It’s school holidays here in the Netherlands and we’ve just got back from visiting friends in Prague. My friends are also Brits but are abroad for a work assignment for a couple of years. It was a stark reminder of how expat life is a varied thing indeed. Some become expats for the adventure, for some it’s a move to be with a partner and for others it’s for work.
|Keeping children in touch with
their grandparents needs to
be worked at if you live abroad
Photo credit: Gokhan Okur
The different reasons for being an expat throws up different challenges for our children. My children are not actually expats themselves but I am. That means there are cultural and language issues to deal with. There are issues keeping in touch with grandparents and aunts and uncles that live overseas. The issues are more mine trying to understand a school system I did not go through, understanding a culture that is not mine. However, whilst they stand out sometimes, most aspects of life for my children are stable and consistent and not effected by my expat status.

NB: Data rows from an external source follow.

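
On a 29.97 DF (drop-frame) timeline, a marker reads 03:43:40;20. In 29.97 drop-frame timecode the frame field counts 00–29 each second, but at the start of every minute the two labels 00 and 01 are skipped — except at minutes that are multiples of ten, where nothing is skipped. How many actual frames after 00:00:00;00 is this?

Complete 10-minute blocks: 22, each 17982 frames → 395604.
Remaining 3 whole minutes in the current block: 1800 + 2 × 1798 = 5396 frames.
Within the current minute: 40 × 30 + 20 − 2 = 1218 (labels ;00/;01 skipped at this minute). Total = 395604 + 5396 + 1218 = 402218.

402218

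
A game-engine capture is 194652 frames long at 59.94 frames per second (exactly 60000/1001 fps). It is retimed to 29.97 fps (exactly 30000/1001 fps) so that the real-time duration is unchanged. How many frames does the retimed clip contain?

97326 frames

Frames at target rate = 194652 × (30000/1001) / (60000/1001) = 97326.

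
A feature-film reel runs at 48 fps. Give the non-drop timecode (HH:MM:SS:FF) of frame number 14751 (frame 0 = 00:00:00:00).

00:05:07:15

14751 ÷ 48 = 307 full seconds, remainder 15 frames.
307 s = 0 h 5 min 7 s.
Timecode: 00:05:07:15.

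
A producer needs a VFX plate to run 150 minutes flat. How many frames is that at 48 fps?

432000 frames

150 min = 9000 s.
Frames = 9000 × 48 = 432000.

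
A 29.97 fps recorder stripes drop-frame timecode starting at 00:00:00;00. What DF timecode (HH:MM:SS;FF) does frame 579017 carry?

Each 10-minute DF block holds 10 × 60 × 30 − 9 × 2 = 17982 frames. 579017 ÷ 17982 → 32 full blocks, remainder 3593.
Within the partial block the first minute is 1800 frames and each further minute 1798, so 1 further minute boundary passed. Total skipped labels = 18 × 32 + 2 × 1 = 578.
Non-drop label index = 579017 + 578 = 579595; at 30 labels/s that is 05:21:59:25, i.e. DF 05:21:59;25.

05:21:59;25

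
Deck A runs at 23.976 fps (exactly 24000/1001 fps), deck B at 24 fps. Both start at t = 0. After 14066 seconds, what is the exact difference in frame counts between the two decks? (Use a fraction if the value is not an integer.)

25968/77 frames

A emits 24000/1001 × 14066 = 25968000/77 frames; B emits 24 × 14066 = 337584.
Difference = 25968/77 frames (≈ 337.2468); B is ahead of A.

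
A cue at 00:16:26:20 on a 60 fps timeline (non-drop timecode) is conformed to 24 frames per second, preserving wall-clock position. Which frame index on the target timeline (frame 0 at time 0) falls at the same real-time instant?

frame 23672

Source frame index: (0×3600 + 16×60 + 26) × 60 + 20 = 59180.
Real time: 59180 / (60) = 2959/3 s.
Target frame: (2959/3) × (24) = 23672.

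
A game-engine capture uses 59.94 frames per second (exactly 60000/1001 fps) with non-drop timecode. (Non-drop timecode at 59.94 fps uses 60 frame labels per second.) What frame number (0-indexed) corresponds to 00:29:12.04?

105124

Total seconds to the label: (0 × 3600 + 29 × 60 + 12) = 1752.
Frame index = 1752 × 60 + 4 = 105124.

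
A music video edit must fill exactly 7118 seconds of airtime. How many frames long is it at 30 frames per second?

213540 frames

Frames = 7118 × 30 = 213540.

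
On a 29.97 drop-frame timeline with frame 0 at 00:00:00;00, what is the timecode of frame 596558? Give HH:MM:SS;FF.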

For my friends in the Czech Republic almost every aspect of their lives is effected by their expat status. Their challenges are more related to providing their children with some kind of stability in another country, knowing that their stay there will come to an end. Their challenges include making a temporary dwelling that is not theirs a real home for the children. Expat life means the friendships their children make are temporary, and indeed the friendships they themselves make mean learning to say goodbye after a year or two. It’s not an easy cycle to go through.

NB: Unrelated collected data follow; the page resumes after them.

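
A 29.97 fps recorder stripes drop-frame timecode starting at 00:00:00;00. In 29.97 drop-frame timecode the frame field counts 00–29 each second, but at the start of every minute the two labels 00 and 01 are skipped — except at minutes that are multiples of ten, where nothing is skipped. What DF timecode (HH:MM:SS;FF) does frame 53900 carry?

Each 10-minute DF block holds 10 × 60 × 30 − 9 × 2 = 17982 frames. 53900 ÷ 17982 → 2 full blocks, remainder 17936.
Within the partial block the first minute is 1800 frames and each further minute 1798, so 9 further minute boundaries passed. Total skipped labels = 18 × 2 + 2 × 9 = 54.
Non-drop label index = 53900 + 54 = 53954; at 30 labels/s that is 00:29:58:14, i.e. DF 00:29:58;14.

00:29:58;14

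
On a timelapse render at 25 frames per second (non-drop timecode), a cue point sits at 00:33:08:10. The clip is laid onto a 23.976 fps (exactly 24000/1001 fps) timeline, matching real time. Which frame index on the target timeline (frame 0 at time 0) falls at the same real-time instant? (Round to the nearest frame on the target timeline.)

frame 47674

Source frame index: (0×3600 + 33×60 + 8) × 25 + 10 = 49710.
Real time: 49710 / (25) = 9942/5 s.
Target frame: (9942/5) × (24000/1001) = 47721600/1001 ≈ 47673.926 → 47674.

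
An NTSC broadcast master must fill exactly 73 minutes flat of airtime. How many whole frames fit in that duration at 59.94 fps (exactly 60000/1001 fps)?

262537 frames

73 min = 4380 s.
Frames = 4380 × 60000/1001 = 262800000/1001 ≈ 262537.4625.
Complete frames: 262537.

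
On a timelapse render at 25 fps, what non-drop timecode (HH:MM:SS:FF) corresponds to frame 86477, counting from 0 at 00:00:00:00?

00:57:39:02

86477 ÷ 25 = 3459 full seconds, remainder 2 frames.
3459 s = 0 h 57 min 39 s.
Timecode: 00:57:39:02.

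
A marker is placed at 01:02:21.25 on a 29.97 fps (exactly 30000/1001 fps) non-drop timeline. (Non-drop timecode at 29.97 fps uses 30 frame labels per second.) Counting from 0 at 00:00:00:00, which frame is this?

Total seconds to the label: (1 × 3600 + 2 × 60 + 21) = 3741.
Frame index = 3741 × 30 + 25 = 112255.

frame 112255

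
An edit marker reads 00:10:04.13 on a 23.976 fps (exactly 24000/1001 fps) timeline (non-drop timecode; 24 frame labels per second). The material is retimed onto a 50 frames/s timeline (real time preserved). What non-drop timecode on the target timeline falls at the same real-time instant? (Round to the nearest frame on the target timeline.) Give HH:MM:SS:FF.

Source frame index: (0×3600 + 10×60 + 4) × 24 + 13 = 14509.
Real time: 14509 / (24000/1001) = 14523509/24000 s.
Target frame: (14523509/24000) × (50) = 14523509/480 ≈ 30257.310 → 30257.
At 50 labels/s: frame 30257 → 00:10:05:07.

00:10:05:07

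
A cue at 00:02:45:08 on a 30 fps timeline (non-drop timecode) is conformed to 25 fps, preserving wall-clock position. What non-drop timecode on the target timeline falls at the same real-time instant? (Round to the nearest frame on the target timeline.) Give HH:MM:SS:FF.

00:02:45:07

Source frame index: (0×3600 + 2×60 + 45) × 30 + 8 = 4958.
Real time: 4958 / (30) = 2479/15 s.
Target frame: (2479/15) × (25) = 12395/3 ≈ 4131.667 → 4132.
At 25 labels/s: frame 4132 → 00:02:45:07.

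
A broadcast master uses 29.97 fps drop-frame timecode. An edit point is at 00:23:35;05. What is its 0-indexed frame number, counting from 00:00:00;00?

42413

As if non-drop at 30 labels/s: (0 × 3600 + 23 × 60 + 35) × 30 + 5 = 42455.
Minute boundaries passed: 23; those not divisible by 10: 23 − 2 = 21; dropped labels = 2 × 21 = 42.
Actual frame index = 42455 − 42 = 42413.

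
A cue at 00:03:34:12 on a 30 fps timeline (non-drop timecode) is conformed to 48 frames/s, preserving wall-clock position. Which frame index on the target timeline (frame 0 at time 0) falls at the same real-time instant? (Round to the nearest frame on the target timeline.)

frame 10291

Source frame index: (0×3600 + 3×60 + 34) × 30 + 12 = 6432.
Real time: 6432 / (30) = 1072/5 s.
Target frame: (1072/5) × (48) = 51456/5 ≈ 10291.200 → 10291.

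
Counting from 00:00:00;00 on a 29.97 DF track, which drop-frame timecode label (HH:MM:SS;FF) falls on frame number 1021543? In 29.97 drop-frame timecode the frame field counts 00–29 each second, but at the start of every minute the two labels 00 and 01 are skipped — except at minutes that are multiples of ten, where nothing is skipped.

09:28:05;17

Each 10-minute DF block holds 10 × 60 × 30 − 9 × 2 = 17982 frames. 1021543 ÷ 17982 → 56 full blocks, remainder 14551.
Within the partial block the first minute is 1800 frames and each further minute 1798, so 8 further minute boundaries passed. Total skipped labels = 18 × 56 + 2 × 8 = 1024.
Non-drop label index = 1021543 + 1024 = 1022567; at 30 labels/s that is 09:28:05:17, i.e. DF 09:28:05;17.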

A temporary stay abroad also means a change of schools for the children and provides another challenge once the expat assignment ends, because it calls for the children to slot back in to the British state system. After being in small classes with a varied curriculum and an abundance of teachers how do you help children to adapt to classes of 30 plus and overstretched resources? The flip side of course is the gift of excellent education for at least two years in an environment the children are thriving in! And what an opportunity for children to go to school with such a mix of nationalities alongside them, in a cultural richness you won’t find in national schooling. We arrived in Prague two days after the new Dutch king came to the throne. Thanks to the Dutch influence in her class, my friend’s daughter knew all about Willem Alexander and Maxima, made crowns to mark the occasion and she proudly told us,
“The new Dutch queen is much better, because she’s much prettier than the old one.”

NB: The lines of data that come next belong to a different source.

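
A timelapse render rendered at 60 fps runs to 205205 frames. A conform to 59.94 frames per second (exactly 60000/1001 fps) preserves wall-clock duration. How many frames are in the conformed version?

205000 frames

Target frames = source frames × (target rate / source rate) = 205205 × (60000/1001)/(60) = 205205 × 1000/1001 = 205000.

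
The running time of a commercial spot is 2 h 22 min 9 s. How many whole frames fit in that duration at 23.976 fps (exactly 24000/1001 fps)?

2 h 22 min 9 s = 8529 s.
Frames = 8529 × 24000/1001 = 204696000/1001 ≈ 204491.5085.
Complete frames: 204491.

204491 frames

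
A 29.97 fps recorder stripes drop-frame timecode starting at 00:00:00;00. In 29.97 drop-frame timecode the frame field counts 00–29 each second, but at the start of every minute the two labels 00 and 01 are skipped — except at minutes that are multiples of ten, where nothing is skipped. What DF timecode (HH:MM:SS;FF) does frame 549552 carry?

Ten DF minutes hold 17982 frames, so frame 549552 lies in block 30 (frames 539460–557441) with 10092 frames into that block.
The block's first minute is 1800 frames and the rest 1798 each; 10092 frames reaches minute 5, so 30 × 18 + 5 × 2 = 550 labels have been skipped so far.
Adding those back, label number 549552 + 550 = 550102 at 30 labels/s is 18336 s + 22 f = 5 h 5 min 36 s frame 22, i.e. 05:05:36;22.

05:05:36;22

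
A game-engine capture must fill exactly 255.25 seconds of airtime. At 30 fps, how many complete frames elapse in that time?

7657 frames

Frames = 255.25 × 30 = 15315/2 ≈ 7657.5000.
Complete frames: 7657.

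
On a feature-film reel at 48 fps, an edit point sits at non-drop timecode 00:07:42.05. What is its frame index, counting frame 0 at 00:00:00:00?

22181

Total seconds to the label: (0 × 3600 + 7 × 60 + 42) = 462.
Frame index = 462 × 48 + 5 = 22181.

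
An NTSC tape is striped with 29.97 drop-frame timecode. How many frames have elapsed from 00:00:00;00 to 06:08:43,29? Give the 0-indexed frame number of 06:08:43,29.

Complete 10-minute blocks: 36, each 17982 frames → 647352.
Remaining 8 whole minutes in the current block: 1800 + 7 × 1798 = 14386 frames.
Within the current minute: 43 × 30 + 29 − 2 = 1317 (labels ;00/;01 skipped at this minute). Total = 647352 + 14386 + 1317 = 663055.

663055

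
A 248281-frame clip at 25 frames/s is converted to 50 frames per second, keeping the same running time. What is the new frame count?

496562 frames

Target frames = source frames × (target rate / source rate) = 248281 × (50)/(25) = 248281 × 2 = 496562.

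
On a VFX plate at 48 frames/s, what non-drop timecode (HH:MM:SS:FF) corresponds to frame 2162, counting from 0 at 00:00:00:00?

00:00:45:02

2162 ÷ 48 = 45 full seconds, remainder 2 frames.
45 s = 0 h 0 min 45 s.
Timecode: 00:00:45:02.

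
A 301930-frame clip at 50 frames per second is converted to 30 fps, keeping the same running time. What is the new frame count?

181158 frames

Target frames = source frames × (target rate / source rate) = 301930 × (30)/(50) = 301930 × 3/5 = 181158.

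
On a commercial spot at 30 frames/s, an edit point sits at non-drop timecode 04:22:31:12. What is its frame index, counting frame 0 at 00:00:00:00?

frame 472542

Total seconds to the label: (4 × 3600 + 22 × 60 + 31) = 15751.
Frame index = 15751 × 30 + 12 = 472542.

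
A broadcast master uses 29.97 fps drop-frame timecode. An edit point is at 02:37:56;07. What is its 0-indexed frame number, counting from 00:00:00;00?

As if non-drop at 30 labels/s: (2 × 3600 + 37 × 60 + 56) × 30 + 7 = 284287.
Minute boundaries passed: 157; those not divisible by 10: 157 − 15 = 142; dropped labels = 2 × 142 = 284.
Actual frame index = 284287 − 284 = 284003.

284003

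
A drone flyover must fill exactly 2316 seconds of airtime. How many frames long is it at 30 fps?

69480 frames

Frames = 2316 × 30 = 69480.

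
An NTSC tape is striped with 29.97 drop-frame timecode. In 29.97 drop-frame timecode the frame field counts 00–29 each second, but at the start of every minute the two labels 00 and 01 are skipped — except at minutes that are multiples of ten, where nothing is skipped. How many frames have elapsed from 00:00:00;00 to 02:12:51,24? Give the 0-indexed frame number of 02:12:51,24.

238916

Complete 10-minute blocks: 13, each 17982 frames → 233766.
Remaining 2 whole minutes in the current block: 1800 + 1 × 1798 = 3598 frames.
Within the current minute: 51 × 30 + 24 − 2 = 1552 (labels ;00/;01 skipped at this minute). Total = 233766 + 3598 + 1552 = 238916.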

I’m pretty sure she would have known very little about this Dutch event had she still been in a British primary school.
|Old Town Square, Prague
(c) Amanda van Mulligen
And on top of that what a rich culture Prague has to offer. A bustling city full of history and beauty. A surprise around every corner you turn in it’s Old Town. What an amazing place for children (and their parents) to soak up and store in the memory bank. An expat life that surely enriches their children, but that inevitably comes with challenges. There are pros and cons to every decision we make. Different expats, different challenges.
Yes, expat life is a varied thing indeed but there is one common factor – we’re raising the global citizens of the future!
What do you think? How does the reason for your expat status effect your children? Is it better for children to have the expat experiences and deal with the challenges as they arise or play it safe and avoid the big changes?